A synonym is not an error. It is a record of botanists disagreeing, in print, about where this plant belongs. Each of these was somebody’s considered answer.

  • Bignonia heteropoda DC.
  • Bignonia heterotricha DC.
  • Bignonia tomentosa Pav. ex DC.
  • Tabebuia blakeana Pittier
  • Tabebuia heteropoda (DC.) Sandwith
  • Tabebuia heterotricha (DC.) Hemsl.
  • Tabebuia hypodictyon (DC.) Standl.
  • Tabebuia neochrysantha A.H.Gentry
  • Tabebuia ochracea (Cham.) Standl.
  • Tabebuia ochracea subsp. heteropoda (DC.) A.H.Gentry
  • Tabebuia ochracea subsp. heterotricha (DC.) A.H.Gentry
  • Tabebuia ochracea subsp. neochrysantha (A.H.Gentry) A.H.Gentry
  • Tecoma campinae Kraenzl.
  • Tecoma grandiceps Kraenzl.
  • Tecoma hassleri Sprague
  • Tecoma hemmendorffiana Kraenzl.
  • Tecoma heteropoda DC.
  • Tecoma heterotricha DC.
  • Tecoma hypodictyon DC.
  • Tecoma ochracea Cham.

Sourcesevery claim on this page

  1. World Flora Online Plant List. accepted name, authority, classification. CC0. Retrieved 2026-07-12.
  2. iNaturalist. photographs and flowering annotations, CC0 / CC BY / CC BY-SA only. per photograph.
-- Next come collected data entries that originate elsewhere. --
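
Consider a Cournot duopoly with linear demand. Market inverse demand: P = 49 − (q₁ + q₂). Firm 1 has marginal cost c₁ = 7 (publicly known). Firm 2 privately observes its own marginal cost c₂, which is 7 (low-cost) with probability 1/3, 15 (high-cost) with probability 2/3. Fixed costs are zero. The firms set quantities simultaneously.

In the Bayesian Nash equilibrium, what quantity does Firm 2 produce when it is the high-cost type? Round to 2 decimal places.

9.11

Firm 2 with cost c maximizes (49 − (q₁+q₂) − c)·q₂, giving q₂(c) = (49 − c − q₁)/2.
E[c₂] = 1/3·7 + 2/3·15 = 12.3333
Firm 1's FOC against E[q₂] yields q₁ = (49 − 2·7 + E[c₂])/3 = (49 − 14 + 12.3333)/3 = 15.7778.
q₂(high-cost) = (49 − 15 − 15.7778)/2 = 9.11111.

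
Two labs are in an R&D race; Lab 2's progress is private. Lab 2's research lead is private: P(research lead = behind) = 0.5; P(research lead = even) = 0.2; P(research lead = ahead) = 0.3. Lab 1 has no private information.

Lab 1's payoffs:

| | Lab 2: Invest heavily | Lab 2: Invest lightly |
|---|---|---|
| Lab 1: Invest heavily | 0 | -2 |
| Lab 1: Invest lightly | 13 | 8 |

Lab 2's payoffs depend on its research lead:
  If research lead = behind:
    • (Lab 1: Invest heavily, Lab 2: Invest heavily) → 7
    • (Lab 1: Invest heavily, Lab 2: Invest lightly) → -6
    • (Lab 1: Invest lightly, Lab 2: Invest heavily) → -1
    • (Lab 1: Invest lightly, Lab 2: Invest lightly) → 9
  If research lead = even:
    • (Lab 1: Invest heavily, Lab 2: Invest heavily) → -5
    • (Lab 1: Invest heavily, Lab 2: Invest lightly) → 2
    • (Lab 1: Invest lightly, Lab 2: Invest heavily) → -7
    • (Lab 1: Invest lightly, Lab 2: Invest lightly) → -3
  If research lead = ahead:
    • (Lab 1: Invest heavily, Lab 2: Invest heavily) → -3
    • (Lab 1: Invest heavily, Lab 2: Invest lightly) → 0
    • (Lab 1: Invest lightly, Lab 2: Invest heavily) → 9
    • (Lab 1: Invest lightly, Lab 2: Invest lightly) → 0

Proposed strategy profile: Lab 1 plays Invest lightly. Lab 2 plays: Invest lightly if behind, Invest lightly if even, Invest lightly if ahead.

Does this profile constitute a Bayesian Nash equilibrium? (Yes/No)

No

A profile is a BNE iff every type of every player is best-responding given beliefs about the other side.
Lab 1 plays Invest lightly: E[Invest lightly] = 0.5·(8) + 0.2·(8) + 0.3·(8) = 8; E[Invest heavily] = -2. Best-responding. ✓
Lab 2 (research lead behind), facing Invest lightly: Invest heavily gives -1, Invest lightly gives 9. Proposed Invest lightly is best. ✓
Lab 2 (research lead even), facing Invest lightly: Invest heavily gives -7, Invest lightly gives -3. Proposed Invest lightly is best. ✓
Lab 2 (research lead ahead), facing Invest lightly: Invest heavily gives 9, Invest lightly gives 0. Proposed Invest lightly is not best — profitable deviation exists. ✗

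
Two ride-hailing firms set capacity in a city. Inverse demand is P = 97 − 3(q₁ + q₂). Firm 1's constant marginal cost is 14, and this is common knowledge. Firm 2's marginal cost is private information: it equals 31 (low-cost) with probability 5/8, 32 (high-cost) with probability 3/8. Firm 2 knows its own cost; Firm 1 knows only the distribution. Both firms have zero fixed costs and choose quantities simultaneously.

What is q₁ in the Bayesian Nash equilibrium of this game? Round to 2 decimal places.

11.15

Type-c best response for Firm 2: q₂(c) = (97 − c)/6 − q₁/2.
Firm 1 maximizes expected profit; its first-order condition is 97 − 6q₁ − 3E[q₂] − 14 = 0.
Substituting E[q₂] and solving: E[c₂] = 31.375, so q₁ = (97 − 2·14 + 31.375)/9 = 11.1528.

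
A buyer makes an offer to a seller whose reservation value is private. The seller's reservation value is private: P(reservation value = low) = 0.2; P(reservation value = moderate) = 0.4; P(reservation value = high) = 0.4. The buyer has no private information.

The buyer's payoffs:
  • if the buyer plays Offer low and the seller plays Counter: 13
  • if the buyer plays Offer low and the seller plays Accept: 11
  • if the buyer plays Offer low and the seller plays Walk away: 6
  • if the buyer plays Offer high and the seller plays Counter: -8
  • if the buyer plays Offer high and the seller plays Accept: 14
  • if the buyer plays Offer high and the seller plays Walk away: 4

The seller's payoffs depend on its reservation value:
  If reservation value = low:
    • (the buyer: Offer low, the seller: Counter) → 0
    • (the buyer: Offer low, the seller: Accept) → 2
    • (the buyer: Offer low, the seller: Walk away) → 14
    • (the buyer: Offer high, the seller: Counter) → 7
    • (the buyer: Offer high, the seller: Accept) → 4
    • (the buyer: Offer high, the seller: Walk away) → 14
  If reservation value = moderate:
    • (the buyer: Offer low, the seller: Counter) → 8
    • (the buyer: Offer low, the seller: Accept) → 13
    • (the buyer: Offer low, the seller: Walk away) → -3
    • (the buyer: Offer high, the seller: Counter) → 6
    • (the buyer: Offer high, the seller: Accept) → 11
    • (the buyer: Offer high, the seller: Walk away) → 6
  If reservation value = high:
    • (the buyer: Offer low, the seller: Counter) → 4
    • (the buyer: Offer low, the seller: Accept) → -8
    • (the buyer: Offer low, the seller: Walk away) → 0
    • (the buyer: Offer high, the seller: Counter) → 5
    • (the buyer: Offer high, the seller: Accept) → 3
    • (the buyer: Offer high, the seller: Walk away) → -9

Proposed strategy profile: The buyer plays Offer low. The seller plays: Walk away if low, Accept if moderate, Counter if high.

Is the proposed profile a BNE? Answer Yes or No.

Yes

The buyer plays Offer low: E[Offer low] = 0.2·(6) + 0.4·(11) + 0.4·(13) = 10.8; E[Offer high] = 3.2. Best-responding. ✓
The seller (reservation value low), facing Offer low: Counter gives 0, Accept gives 2, Walk away gives 14. Proposed Walk away is best. ✓
The seller (reservation value moderate), facing Offer low: Counter gives 8, Accept gives 13, Walk away gives -3. Proposed Accept is best. ✓
The seller (reservation value high), facing Offer low: Counter gives 4, Accept gives -8, Walk away gives 0. Proposed Counter is best. ✓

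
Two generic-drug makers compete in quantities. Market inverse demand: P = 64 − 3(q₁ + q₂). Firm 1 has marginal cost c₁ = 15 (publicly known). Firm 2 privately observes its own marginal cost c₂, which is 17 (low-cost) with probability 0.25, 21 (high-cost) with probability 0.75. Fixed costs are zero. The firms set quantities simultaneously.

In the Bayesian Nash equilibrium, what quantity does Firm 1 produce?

Each type of Firm 2 best-responds to q₁; Firm 1 best-responds to the expected q₂ over Firm 2's types.
Firm 2 with cost c maximizes (64 − 3(q₁+q₂) − c)·q₂, giving q₂(c) = (64 − c − 3q₁)/6.
E[c₂] = 0.25·17 + 0.75·21 = 20
Firm 1's FOC against E[q₂] yields q₁ = (64 − 2·15 + E[c₂])/9 = (64 − 30 + 20)/9 = 6.

6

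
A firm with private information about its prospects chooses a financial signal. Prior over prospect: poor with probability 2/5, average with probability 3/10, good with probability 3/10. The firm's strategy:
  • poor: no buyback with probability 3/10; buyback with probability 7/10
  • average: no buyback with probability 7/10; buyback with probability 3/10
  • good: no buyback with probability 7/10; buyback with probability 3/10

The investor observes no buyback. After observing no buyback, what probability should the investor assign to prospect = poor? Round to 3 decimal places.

0.222

P(no buyback) = (2/5)·(3/10) + (3/10)·(7/10) + (3/10)·(7/10) = 27/50
P(poor | no buyback) = ((2/5)·(3/10)) / (27/50) = (3/25) / (27/50) = 2/9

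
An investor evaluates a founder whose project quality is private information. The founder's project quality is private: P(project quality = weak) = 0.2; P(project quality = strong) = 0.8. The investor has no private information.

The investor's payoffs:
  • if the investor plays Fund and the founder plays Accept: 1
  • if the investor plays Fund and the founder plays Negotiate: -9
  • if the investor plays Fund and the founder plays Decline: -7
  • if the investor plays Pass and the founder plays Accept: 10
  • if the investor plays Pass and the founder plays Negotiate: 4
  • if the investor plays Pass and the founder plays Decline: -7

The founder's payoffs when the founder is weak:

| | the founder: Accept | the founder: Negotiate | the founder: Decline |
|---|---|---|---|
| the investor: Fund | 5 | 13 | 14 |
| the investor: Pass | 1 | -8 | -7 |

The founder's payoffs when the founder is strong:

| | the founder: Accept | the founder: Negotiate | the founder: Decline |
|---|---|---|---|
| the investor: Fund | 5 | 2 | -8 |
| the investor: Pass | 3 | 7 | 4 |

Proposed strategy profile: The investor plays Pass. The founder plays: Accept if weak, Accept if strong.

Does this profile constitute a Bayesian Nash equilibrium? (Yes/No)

The investor plays Pass: E[Pass] = 0.2·(10) + 0.8·(10) = 10; E[Fund] = 1. Best-responding. ✓
The founder (project quality weak), facing Pass: Accept gives 1, Negotiate gives -8, Decline gives -7. Proposed Accept is best. ✓
The founder (project quality strong), facing Pass: Accept gives 3, Negotiate gives 7, Decline gives 4. Proposed Accept is not best — profitable deviation exists. ✗

No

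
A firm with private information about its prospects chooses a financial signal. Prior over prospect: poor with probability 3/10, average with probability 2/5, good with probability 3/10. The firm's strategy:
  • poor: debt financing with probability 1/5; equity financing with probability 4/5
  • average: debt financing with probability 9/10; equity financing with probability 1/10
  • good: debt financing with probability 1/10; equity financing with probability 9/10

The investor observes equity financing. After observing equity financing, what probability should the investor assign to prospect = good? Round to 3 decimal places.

0.491

P(equity financing) = (3/10)·(4/5) + (2/5)·(1/10) + (3/10)·(9/10) = 11/20
P(good | equity financing) = ((3/10)·(9/10)) / (11/20) = (27/100) / (11/20) = 27/55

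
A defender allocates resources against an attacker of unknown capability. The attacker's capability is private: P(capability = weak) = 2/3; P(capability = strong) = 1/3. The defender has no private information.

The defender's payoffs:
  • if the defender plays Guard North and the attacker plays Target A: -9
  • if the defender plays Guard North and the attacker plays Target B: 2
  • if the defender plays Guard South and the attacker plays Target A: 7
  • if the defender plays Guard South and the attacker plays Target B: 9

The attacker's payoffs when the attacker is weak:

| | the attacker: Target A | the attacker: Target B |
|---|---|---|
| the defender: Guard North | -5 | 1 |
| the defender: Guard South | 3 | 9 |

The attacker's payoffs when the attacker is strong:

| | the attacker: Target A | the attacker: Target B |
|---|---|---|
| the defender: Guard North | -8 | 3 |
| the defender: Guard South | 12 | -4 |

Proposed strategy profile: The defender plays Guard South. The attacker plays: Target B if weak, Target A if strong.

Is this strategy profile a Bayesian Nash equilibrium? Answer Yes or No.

The defender plays Guard South: E[Guard South] = 2/3·(9) + 1/3·(7) = 25/3; E[Guard North] = -5/3. Best-responding. ✓
The attacker (capability weak), facing Guard South: Target A gives 3, Target B gives 9. Proposed Target B is best. ✓
The attacker (capability strong), facing Guard South: Target A gives 12, Target B gives -4. Proposed Target A is best. ✓

Yes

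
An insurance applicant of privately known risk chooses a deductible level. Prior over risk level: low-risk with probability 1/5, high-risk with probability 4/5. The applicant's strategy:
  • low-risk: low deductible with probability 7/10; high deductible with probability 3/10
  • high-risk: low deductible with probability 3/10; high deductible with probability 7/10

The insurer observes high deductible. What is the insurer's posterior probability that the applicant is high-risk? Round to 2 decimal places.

0.90

P(high deductible) = (1/5)·(3/10) + (4/5)·(7/10) = 31/50
P(high-risk | high deductible) = ((4/5)·(7/10)) / (31/50) = (14/25) / (31/50) = 28/31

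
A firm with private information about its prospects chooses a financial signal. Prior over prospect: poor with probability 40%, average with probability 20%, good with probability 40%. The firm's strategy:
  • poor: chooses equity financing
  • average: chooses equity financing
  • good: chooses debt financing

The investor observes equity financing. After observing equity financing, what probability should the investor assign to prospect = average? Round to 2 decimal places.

P(equity financing) = 0.4·1 + 0.2·1 + 0.4·0 = 0.6
P(average | equity financing) = (0.2·1) / 0.6 = 0.2 / 0.6 = 0.333333

0.33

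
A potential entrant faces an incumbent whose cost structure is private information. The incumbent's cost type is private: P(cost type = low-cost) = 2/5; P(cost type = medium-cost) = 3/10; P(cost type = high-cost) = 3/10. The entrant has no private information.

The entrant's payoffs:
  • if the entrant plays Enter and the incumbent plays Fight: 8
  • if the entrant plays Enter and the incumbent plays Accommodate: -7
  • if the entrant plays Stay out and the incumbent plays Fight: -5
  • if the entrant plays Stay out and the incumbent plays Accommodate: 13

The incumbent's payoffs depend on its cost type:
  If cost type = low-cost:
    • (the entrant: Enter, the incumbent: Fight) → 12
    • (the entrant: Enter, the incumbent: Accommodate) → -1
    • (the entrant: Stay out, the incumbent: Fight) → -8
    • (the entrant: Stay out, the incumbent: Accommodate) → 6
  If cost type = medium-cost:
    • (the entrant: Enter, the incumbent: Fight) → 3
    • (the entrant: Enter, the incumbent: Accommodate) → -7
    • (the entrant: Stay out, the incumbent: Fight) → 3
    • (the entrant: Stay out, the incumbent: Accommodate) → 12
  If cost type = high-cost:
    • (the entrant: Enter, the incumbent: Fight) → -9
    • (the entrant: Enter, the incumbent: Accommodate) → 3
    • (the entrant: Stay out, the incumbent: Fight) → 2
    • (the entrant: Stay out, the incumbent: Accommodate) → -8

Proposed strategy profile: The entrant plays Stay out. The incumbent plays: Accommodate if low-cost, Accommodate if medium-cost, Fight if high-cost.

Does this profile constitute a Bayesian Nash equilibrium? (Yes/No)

The entrant plays Stay out: E[Stay out] = 2/5·(13) + 3/10·(13) + 3/10·(-5) = 38/5; E[Enter] = -5/2. Best-responding. ✓
The incumbent (cost type low-cost), facing Stay out: Fight gives -8, Accommodate gives 6. Proposed Accommodate is best. ✓
The incumbent (cost type medium-cost), facing Stay out: Fight gives 3, Accommodate gives 12. Proposed Accommodate is best. ✓
The incumbent (cost type high-cost), facing Stay out: Fight gives 2, Accommodate gives -8. Proposed Fight is best. ✓

Yes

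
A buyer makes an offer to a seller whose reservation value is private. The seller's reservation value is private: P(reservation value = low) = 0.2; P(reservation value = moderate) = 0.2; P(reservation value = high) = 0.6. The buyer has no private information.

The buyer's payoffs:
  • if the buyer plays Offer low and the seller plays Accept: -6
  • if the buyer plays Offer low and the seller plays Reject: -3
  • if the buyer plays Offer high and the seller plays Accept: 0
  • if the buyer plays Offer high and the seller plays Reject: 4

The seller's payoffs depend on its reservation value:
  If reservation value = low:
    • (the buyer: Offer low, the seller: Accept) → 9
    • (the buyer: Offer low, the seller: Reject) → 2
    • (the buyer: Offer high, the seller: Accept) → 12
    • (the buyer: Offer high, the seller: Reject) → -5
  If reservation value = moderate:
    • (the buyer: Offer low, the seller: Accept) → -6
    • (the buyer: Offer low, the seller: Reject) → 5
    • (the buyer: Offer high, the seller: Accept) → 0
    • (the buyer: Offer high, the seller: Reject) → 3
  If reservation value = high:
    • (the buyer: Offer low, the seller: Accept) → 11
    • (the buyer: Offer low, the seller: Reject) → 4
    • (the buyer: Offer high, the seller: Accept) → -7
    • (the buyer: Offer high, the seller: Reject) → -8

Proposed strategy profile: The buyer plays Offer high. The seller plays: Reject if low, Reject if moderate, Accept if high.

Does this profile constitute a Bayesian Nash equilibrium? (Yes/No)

The buyer plays Offer high: E[Offer high] = 0.2·(4) + 0.2·(4) + 0.6·(0) = 1.6; E[Offer low] = -4.8. Best-responding. ✓
The seller (reservation value low), facing Offer high: Accept gives 12, Reject gives -5. Proposed Reject is not best — profitable deviation exists. ✗
The seller (reservation value moderate), facing Offer high: Accept gives 0, Reject gives 3. Proposed Reject is best. ✓
The seller (reservation value high), facing Offer high: Accept gives -7, Reject gives -8. Proposed Accept is best. ✓

No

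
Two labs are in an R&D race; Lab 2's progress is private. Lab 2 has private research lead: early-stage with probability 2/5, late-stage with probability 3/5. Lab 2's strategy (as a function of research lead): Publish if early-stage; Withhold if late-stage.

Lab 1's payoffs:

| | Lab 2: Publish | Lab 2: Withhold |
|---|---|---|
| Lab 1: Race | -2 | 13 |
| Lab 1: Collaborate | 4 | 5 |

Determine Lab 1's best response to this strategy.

Compute Lab 1's expected payoff for each action, taking the expectation over Lab 2's type.
E[Race] = 2/5·(-2) + 3/5·(13) = 7
E[Collaborate] = 2/5·(4) + 3/5·(5) = 23/5
Best response: Race (7 is the largest).

Race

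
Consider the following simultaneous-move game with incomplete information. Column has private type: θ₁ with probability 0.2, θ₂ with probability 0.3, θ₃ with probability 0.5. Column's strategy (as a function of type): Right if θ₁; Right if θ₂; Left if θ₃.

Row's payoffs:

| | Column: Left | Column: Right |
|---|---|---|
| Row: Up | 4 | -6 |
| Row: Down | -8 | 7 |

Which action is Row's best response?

Compute Row's expected payoff for each action, taking the expectation over Column's type.
E[Up] = 0.2·(-6) + 0.3·(-6) + 0.5·(4) = -1
E[Down] = 0.2·(7) + 0.3·(7) + 0.5·(-8) = -0.5
Best response: Down (-0.5 is the largest).

Down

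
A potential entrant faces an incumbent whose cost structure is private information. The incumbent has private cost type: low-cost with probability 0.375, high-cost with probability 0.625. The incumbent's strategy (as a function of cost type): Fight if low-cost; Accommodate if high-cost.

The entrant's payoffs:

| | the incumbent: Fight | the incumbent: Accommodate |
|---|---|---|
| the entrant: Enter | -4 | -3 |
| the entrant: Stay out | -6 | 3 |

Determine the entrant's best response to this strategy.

E[Enter] = 0.375·(-4) + 0.625·(-3) = -3.375
E[Stay out] = 0.375·(-6) + 0.625·(3) = -0.375
Best response: Stay out (-0.375 is the largest).

Stay out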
Retrieved 2026-06-27.
  3. Kew, World Checklist of Vascular Plants (WCVP v16). native distribution by TDWG level-3 botanical country, and life form. CC BY 3.0. Retrieved 2026-06-04.

We publish what we can source and we say so when we cannot. This page has no care advice and no toxicity claim, because we do not yet have those from a source we can cite.